Provide a way to get the names of all the scotches known by the model.


In [7]:
# GET /scotches
names = sim_df.columns.tolist()
print(json.dumps(dict(names=names)))


{"names": ["Aberfeldy", "Aberlour", "AnCnoc", "Ardbeg", "Ardmore", "ArranIsleOf", "Auchentoshan", "Auchroisk", "Aultmore", "Balblair", "Balmenach", "Belvenie", "BenNevis", "Benriach", "Benrinnes", "Benromach", "Bladnoch", "BlairAthol", "Bowmore", "Bruichladdich", "Bunnahabhain", "Caol Ila", "Cardhu", "Clynelish", "Craigallechie", "Craigganmore", "Dailuaine", "Dalmore", "Dalwhinnie", "Deanston", "Dufftown", "Edradour", "GlenDeveronMacduff", "GlenElgin", "GlenGarioch", "GlenGrant", "GlenKeith", "GlenMoray", "GlenOrd", "GlenScotia", "GlenSpey", "Glenallachie", "Glendronach", "Glendullan", "Glenfarclas", "Glenfiddich", "Glengoyne", "Glenkinchie", "Glenlivet", "Glenlossie", "Glenmorangie", "Glenrothes", "Glenturret", "Highland Park", "Inchgower", "Isle of Jura", "Knochando", "Lagavulin", "Laphroig", "Linkwood", "Loch Lomond", "Longmorn", "Macallan", "Mannochmore", "Miltonduff", "Mortlach", "Oban", "OldFettercairn", "OldPulteney", "RoyalBrackla", "RoyalLochnagar", "Scapa", "Speyburn", "Speyside", "Springbank", "Strathisla", "Strathmill", "Talisker", "Tamdhu", "Tamnavulin", "Teaninich", "Tobermory", "Tomatin", "Tomintoul", "Tormore", "Tullibardine"]}

Let clients query for features about a specific scotch given its name.


In [ ]:
# GET /scotches/:scotch
request = json.loads(REQUEST)
name = request['path'].get('scotch', 'Talisker')
features = features_df.loc[name]
# can't use to_dict because it retains numpy types which blow up when we json.dumps
print('{"features":%s}' % features.to_json())

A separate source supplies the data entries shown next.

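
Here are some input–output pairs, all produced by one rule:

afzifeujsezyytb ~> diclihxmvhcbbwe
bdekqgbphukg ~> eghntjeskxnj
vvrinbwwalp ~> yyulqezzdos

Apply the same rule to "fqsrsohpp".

itvuvrkss

What's happening: shift every letter 3 places forward in the alphabet (wrapping around).
So "fqsrsohpp" becomes "itvuvrkss".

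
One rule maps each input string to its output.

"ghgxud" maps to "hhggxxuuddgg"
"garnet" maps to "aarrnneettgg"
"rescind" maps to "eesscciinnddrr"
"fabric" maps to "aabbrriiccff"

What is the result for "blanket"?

llaannkkeettbb

In each case the input is transformed by: double every character, then move the first 2 characters to the end (rotate left by 2).
For "blanket", step one produces "bbllaannkkeett"; step two turns that into "llaannkkeettbb".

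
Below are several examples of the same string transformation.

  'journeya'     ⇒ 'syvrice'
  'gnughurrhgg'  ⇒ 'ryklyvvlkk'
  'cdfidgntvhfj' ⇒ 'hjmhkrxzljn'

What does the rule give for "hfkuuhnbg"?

joyylrfk

The pattern: shift every letter 4 places forward in the alphabet (wrapping around), then delete the first character.
"hfkuuhnbg" → "ljoyylrfk" → "joyylrfk".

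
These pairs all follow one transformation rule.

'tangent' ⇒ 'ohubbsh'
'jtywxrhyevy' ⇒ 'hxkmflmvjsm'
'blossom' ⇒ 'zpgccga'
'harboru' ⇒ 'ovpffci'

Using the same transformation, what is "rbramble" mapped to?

The rule is to shift every letter 12 places backward in the alphabet (wrapping around), then swap each adjacent pair of characters (1↔2, 3↔4, ...).
"rbramble" → "fpfoapzs" → "pfofpasz".

pfofpasz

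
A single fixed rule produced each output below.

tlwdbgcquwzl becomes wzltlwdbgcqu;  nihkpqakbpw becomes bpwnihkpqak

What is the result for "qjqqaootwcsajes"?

Rule — move the last 3 characters to the front (rotate right by 3).
So "qjqqaootwcsajes" becomes "jesqjqqaootwcsa".

jesqjqqaootwcsa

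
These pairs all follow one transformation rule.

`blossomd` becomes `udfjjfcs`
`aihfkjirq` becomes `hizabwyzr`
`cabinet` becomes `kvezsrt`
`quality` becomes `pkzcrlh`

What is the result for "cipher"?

What's happening: shift every letter 9 places backward in the alphabet (wrapping around), then reverse the string.
For "cipher" the result is "ivygzt".

ivygzt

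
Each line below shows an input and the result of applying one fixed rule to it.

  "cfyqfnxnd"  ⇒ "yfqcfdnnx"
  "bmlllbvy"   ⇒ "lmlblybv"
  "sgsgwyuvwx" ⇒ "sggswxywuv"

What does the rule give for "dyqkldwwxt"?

qykdltdxww

Looking at the pairs, the operation is to move the first 2 characters to the end (rotate left by 2), then take characters alternately from the front and the back (1st, last, 2nd, 2nd-last, ...).
Working it through for "dyqkldwwxt": intermediate "qkldwwxtdy", final "qykdltdxww".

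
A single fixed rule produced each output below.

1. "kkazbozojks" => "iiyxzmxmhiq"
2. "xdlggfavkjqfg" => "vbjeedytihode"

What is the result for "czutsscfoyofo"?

axsrqqadmwmdm

Looking at the pairs, the operation is to shift every letter 2 places backward in the alphabet (wrapping around).
"czutsscfoyofo" → "axsrqqadmwmdm".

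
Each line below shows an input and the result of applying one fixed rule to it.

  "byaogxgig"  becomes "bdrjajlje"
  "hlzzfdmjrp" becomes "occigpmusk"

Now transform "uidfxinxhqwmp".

Looking at the pairs, the operation is to shift every letter 3 places forward in the alphabet (wrapping around), then move the first character to the end.
Starting from "uidfxinxhqwmp": after the first operation, "xlgialqaktzps"; after the second, "lgialqaktzpsx".

lgialqaktzpsx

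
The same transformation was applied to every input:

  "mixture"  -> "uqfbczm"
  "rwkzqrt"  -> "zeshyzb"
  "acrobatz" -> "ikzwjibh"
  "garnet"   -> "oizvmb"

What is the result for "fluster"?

ntcabmz

What's happening: shift every letter 8 places forward in the alphabet (wrapping around).
Doing the same to "fluster": "ntcabmz".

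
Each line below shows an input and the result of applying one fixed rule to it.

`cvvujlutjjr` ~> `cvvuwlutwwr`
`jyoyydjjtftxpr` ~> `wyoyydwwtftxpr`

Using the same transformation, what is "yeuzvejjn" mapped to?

The rule is to replace every "j" with "w".
"yeuzvejjn" → "yeuzvewwn".

yeuzvewwn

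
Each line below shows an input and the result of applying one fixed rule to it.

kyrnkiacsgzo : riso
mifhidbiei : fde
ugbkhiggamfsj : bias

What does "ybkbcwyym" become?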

Let clients request a set of scotches similar to the one named. Let clients specify how many results they wish to receive (count) and if they want all of the raw feature data included in the result or not (include_features).


In [ ]:
# GET /scotches/:scotch/similar
request = json.loads(REQUEST)
name = request['path'].get('scotch', 'Talisker')
count = request['args'].get('count', 5)
inc_features = request['args'].get('include_features', True)

similar = sim_df[name].order(ascending=False)
similar.name = 'Similarity'
df = pd.DataFrame(similar).ix[1:count+1]

if inc_features:
    df = df.join(features_df)
    
df = df.reset_index().rename(columns={'Distillery': 'Name'})
result = {
    'recommendations' : [row[1].to_dict() for row in df.iterrows()],
    'for': name
}
print(json.dumps(result))